对于他们来说,王崎的理念是震撼的,王崎传道授业解惑的思路也颇为发人深省。

江林完全被挤到一边了。他完全没资格和那些至少是元神期的宗师挤来挤去。但是,他却依旧认真倾听王崎的话。

由于来得晚,他没有听王崎最开始讲的话,也不知道王崎讲演的主题,只知道王崎讲了天歌天元组,讲了相波天元式、混沌式,所以才急着跳出来向王崎发难。他现在才知道,王崎到底想要讲什么。

而现在,他终于知道了。

而知道之后,油然而生的居然是钦佩。

这个家伙……为什么能够想到这一步……

钦佩之后,则是深深的无力感。

他看到了自己和王崎之间存在的巨大鸿沟。这个鸿沟,乃是境界的差距。

“算学的美妙之处在哪里?它是高度抽象的,是一套看起来高深莫测的东西,但是。若是用得好,算学就能带我们深入大道之中,将大道的真意用非人的语言表述出来,完完全全的讲述给另一个人听。”王崎的语气当中,带着一丝激昂:“玄星观诸位知道不?玄星观的一个观星台,其上的阵法完全展开,就得覆压十里方圆。想要直观的勾勒我们所处的时空,就需要这样一个巨大的观星台,一套品阶不低的法器。但是,若是知晓算学奥妙,通晓相形之道,那么一张纸一杆笔亦可做得。”

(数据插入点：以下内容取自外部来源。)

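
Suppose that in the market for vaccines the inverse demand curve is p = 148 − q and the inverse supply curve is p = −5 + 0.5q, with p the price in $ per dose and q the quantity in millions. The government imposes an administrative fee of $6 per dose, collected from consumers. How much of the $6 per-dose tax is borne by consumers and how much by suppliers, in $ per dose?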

“当然,这只是一个例子,也不是说玄星观的观星台不重要,这只是一个例子。但是,这个例子说明了什么?道在算中,道在可见可闻之处。”

他突然有些沉醉的感觉了。

——迄今为止,我又学了些什么呢……

大约是说的有些乏了吧。王崎说话声音渐渐小了下去。而许多算学的讲师都已经决定,使用“基派”那一本实际上还没开始写的绝世好教辅教育学生了。

圆满成功。

王崎对自己的工作能力非常骄傲。看看,哥不过是来做个讲座,就把还没开始写的教辅卖出去了!

临走的时候,他还不忘对着失魂落魄的江林道:“兄你,我看好你!现在像你这么热心于传道授业解惑的修士已经不多啦。以后有什么事,报我名字啊,我罩着你。另外……哦,等你元神之后,如果找不到地方做事,也来找我——像你这样热心传道授业解惑、又具备一定思想水平的修士啊,真的不多了。”

他是真不记得几年前江林来神京挑衅的事儿了。虽说他记性异常的好,但是没放在心上的记忆,自然是没资格浮出他的意识表面的。

当年离宗连宗乱战,他唯一注目的,只有算君一人。

当然,这偶尔也会造成一些尴尬。王崎之前都是将这些琐事抛给真阐子,让老头儿帮他去记的。而他刚刚将这个前大乘期的“语音助手”给卸载了,所以根本就想不起这茬。

不过,无知或许真的也有无知的幸福。起码王崎心满意足的离开了。

而降临失魂落魄的站着。

那个红衣裳的女孩子走进江林身边。江林突然反应过来,握住了女孩子的手:“师妹……我现在要回万法门做一件事,你能够……至少……那个……能够等我吗?”

女孩子有些懵。她脸立刻就红了:“啊……这……你。”她最终恢复了理性,问道:“你要去做什么?”

“学习。”江林目光坚定。

之前,我学算学都是白学了。我只不过沉浸在表面的虚荣与聪明里,却没有深入其中的大道。

“我要推迟结丹的时间,重新学习算学,直到体悟到其中的道韵。”他目光坚定,隐含憧憬:“至少,我要成为一个有资格去传道的人。”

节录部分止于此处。